CMORemember, violence isn’t the answer. Take a deep breath and use a different approach. Maybe this plan will work for you:

  1. Show her that online media spending has passed print spending, and is rapidly closing the gap on TV. There must be a reason that other companies are doing this.
  2. Point out that the ROI is highly measurable online too, much more so than traditional media, and this allows for better measurement of results and tuning of campaigns.
  3. Outline the basic mathematics of why SEO is an efficient one-time expense with ongoing revenue-generating implications. Make sure she understands how very different this is from TV, print, and radio.
  4. As with the CMO, show her the math on how much money your competition is making that your company is not.
  5. To drive this point home, calculate the results that one of your top competitors is getting, and calculate the income differential for them, including an estimate of the dollars that this is allowing that competitor to re-invest into their business. You get graduate-level grades if you further calculate how this drives the cost of goods sold down (or equivalent) due to increasing overall sales volume.

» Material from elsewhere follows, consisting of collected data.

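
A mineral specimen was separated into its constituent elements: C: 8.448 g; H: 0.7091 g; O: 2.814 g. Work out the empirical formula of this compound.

C4H4O

Moles — C: 8.448 / 12.01 = 0.7034 mol; H: 0.7091 / 1.008 = 0.7035 mol; O: 2.814 / 16.00 = 0.1759 mol
Ratios (÷ 0.1759): C 4.000, H 4.000, O 1.000
≈ 4:4:1 → C4H4O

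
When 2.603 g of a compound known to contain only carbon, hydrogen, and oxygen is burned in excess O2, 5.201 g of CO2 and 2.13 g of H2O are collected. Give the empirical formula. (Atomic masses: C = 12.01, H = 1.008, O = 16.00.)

mol C = 5.201 / 44.01 = 0.1182; mass C = 0.1182 × 12.01 = 1.419 g
mol H = 2 × (2.13 / 18.02) = 0.2364; mass H = 0.2364 × 1.008 = 0.2383 g
mass O = 2.603 − (1.658) = 0.9454 g → mol O = 0.05909
Ratios (÷ 0.05909): C 2.000, H 4.001, O 1.000
Ratio ≈ 2:4:1, so the empirical formula is C2H4O

C2H4O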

CTO: “It can’t possibly work that way.”

CTOChallenging her technical acumen, and watching her reaction, might provide some amusement value, but it may also prevent you from ever getting anything through development again. So, let’s go at this a different way:

  1. Impress upon her the massive scale of the web. In 2008, Google let us know that the web had reached 1 trillion pages. By November 2012, Matt Cutts told me at Pubcon that Google knew about 100 trillion pages.
  2. Remind her that Google crawls a large percentage of those pages and does a semantic analysis on all the ones that it crawls, and stores that info in a database. She can learn more about Google’s data centers here.
  3. Oh wait, there’s more. Google also keeps a complete link graph for the whole shooting match.
  4. Then it responds to an arbitrary search query from a user anywhere in the world in half a second or less.
  5. So, yes, the technology exists to do many complex things like OCR (optical character recognition) on images, or speech to text, or image recognition, or whatever. However, many technologies exist that Google (and Bing) can’t practically apply simply because they are too computationally expensive at the scale of the web. The bottom line is that some of the seemingly stupid things that search engines do are simply the result of the enormous scale of the task they address.

Director of Marketing: “The competition is doing it.”

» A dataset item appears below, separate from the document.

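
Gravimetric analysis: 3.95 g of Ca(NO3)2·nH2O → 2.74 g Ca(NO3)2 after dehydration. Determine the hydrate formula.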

Director of MKTYou could point out that doing something because other people were doing it is what led him to many “exploits” in his 20s that he now regrets. But associating bad memories with your effort to get his cooperation might not work out so well. Here is another plan:

  1. The reality is that Google’s spam-fighting tactics are very uneven in their application.
  2. However, the risks are very real.
  3. Even the black hats of yesteryear don’t take those risks anymore.
  4. You’ve got employees and investors. That means you’ve got responsibilities. You don’t want to be the one who wakes up in the morning to find out your SEO plan is now going to cause you to lay off half your staff.
  5. You need to be in the game for the long haul. Slow and steady wins the race.

Summary

Remember, you never really have more than five minutes to make “the sale.” No matter how long your meeting is set for, their attention span will not really last more than five. So learn their frame of reference and language.

Talk to people who know the person you are presenting and get their advice on what works. Use simple charts and use five clear, highly visual slides to communicate.

Seriously, if you need 10 minutes to make your point, you will probably fail, so take the time to get all of this right. Once you have done that, and once you show a track record of success, it will get easier every time after that. Good luck!